There have been bigger and more scandalous falls from grace in English football but Fulham’s recent descent has still been remarkable. So emphatically has the club dropped that it is easy to forget the Cottagers were a Premier League stalwart for over a decade until last season’s fiasco of a campaign concluded with relegation.
While their standing of only two spots above the Championship relegation zone before Friday night’s visit of promotion-chasing Bournemouth suggests Fulham are bouncing back about as convincingly as Alan Partridge did, their manager, Kit Symons, believes the club is on the up and could return to the big time. “The table just doesn’t look nice at the moment,” he says. “We need to get off our backsides and do it.”
There was no doubt the club seemed to be doing that when Symons first took charge this season. The former Fulham player and academy coach replaced Felix Magath in mid-September after the eccentric German followed on from last season’s demotion by mustering only one win in Fulham’s first eight matches. They promptly won five of nine during Symons’s caretaker reign, a run that led to the 43-year-old being appointed on a full-time basis in October. However, results have deteriorated since then and Fulham went into last Saturday’s match against Derby County on a worse winless streak than the one under Magath earlier in the campaign.
With discontent simmering among some sections of the crowd, the club’s owner, the American businessman Shahid Khan, felt it necessary to make a public declaration of support for Symons. “We’ve become a more cohesive club, on and off the pitch, since Kit was promoted to manager,” said Khan. “I’m confident we’ll finish the season safe, sound and strong.” Fulham duly beat Derby to record their first win in nine matches and though they then lost 1-0 to Watford on Tuesday, Symons feels they are righting themselves after their downturn.
“I certainly galvanised things when I first took over,” he says. “I got everyone together, which was very important. The results went very well initially and then sort of plateaued and now we’re having a tough spell but I think overall things have gone in the right sort of direction. Building takes time … If I’m given enough, with the people I’ve got around me, we’ll do well at this club for sure.”
Symons inherited a mishmash of players that reflected the confusion of the previous year, when three different managers recruited and tweaked tactics without any clear plan emerging. Symons has had to make sense of a squad consisting of veterans of questionable worth, journeymen of no fixed prowess and youngsters with plenty of promise but little battle-hardness.
Some supporters had suggested that relegation might at least have offered the advantage of giving the club’s talented young players a chance to replace over-rated senior pros, but it has become clear that most are not yet ready to lead a successful promotion campaign. The teenage forwards Patrick Roberts and Moussa Dembélé made their debuts while the club was still in the Premier League but have rarely started this season and have not yet looked ready for a regular starting place ahead of Ross McCormack, Hugo Rodallega or Bryan Ruiz, who has performed well since his proposed January transfer to Levante fell through.

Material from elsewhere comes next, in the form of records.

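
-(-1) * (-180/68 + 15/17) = -30/17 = -1.76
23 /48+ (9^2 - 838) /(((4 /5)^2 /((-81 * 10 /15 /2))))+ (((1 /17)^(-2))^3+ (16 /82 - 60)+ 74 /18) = 35674107791 /1476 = 24169449.72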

The only one of the club’s youngsters to establish himself as a regular starter this season is 20-year-old Lasse Vigen Christensen, who has shown unusual maturity and power in midfield, often alongside Scott Parker, who remains, according to Symons, an “inspirational” figure at the club. Kostas Stafylidis, a 21-year-old on loan from Bayer Leverkusen, has become a fixture at left-back in a defence marshalled by the 28-year-old Bulgarian Nikolay Bodurov. A formula has been found.
“We were so young when I first took over and had so little experience that I had to try and get the experienced players in and find a system that suited them,” explains Symons. “That certainly worked initially and then we played fairly narrow at times and teams were finding out about that and exposed us a little bit in wide areas. But we’ve adjusted how we play and our defensive shape. It’s taken a lot of work on the training field and a lot of video analysis with the players but they’ve taken it on board and now, in the last two games, defensively our shape is now looking a lot more solid and stronger.”
Fulham are accused of overplaying and being too cautious, with fans baying for the team to attack more during Tuesday’s defeat at Watford. Some supporters are frustrated that Matt Smith, the 6ft 6in striker, has made only one start since returning from his loan stint at Bristol City in January. Symons says the directness that Smith offers is an option that will be used throughout the rest of the season and maintains the side is generally getting things right going forward.
“One of the other things we had to address was that we had a lot possession but were not getting enough shots or crosses,” he says of this season’s rebuilding. “But we had more shots and crosses and possession than Watford so we’re creating chances, playing good football and defending pretty well overall so those are big improvements. But ultimately it needs to be linked to getting the three points.”
The rebuilding is far from finished. However, Symons says that if he is allowed to pursue it over the summer, Fulham could challenge for promotion next season. “That’s not unrealistic at all, that’s what our aim would be,” he says. “This group have come a long way and have improved a lot. There will be comings and goings in the summer without a shadow of a doubt. It’s going to be an ongoing rebuilding process and looking to the future.”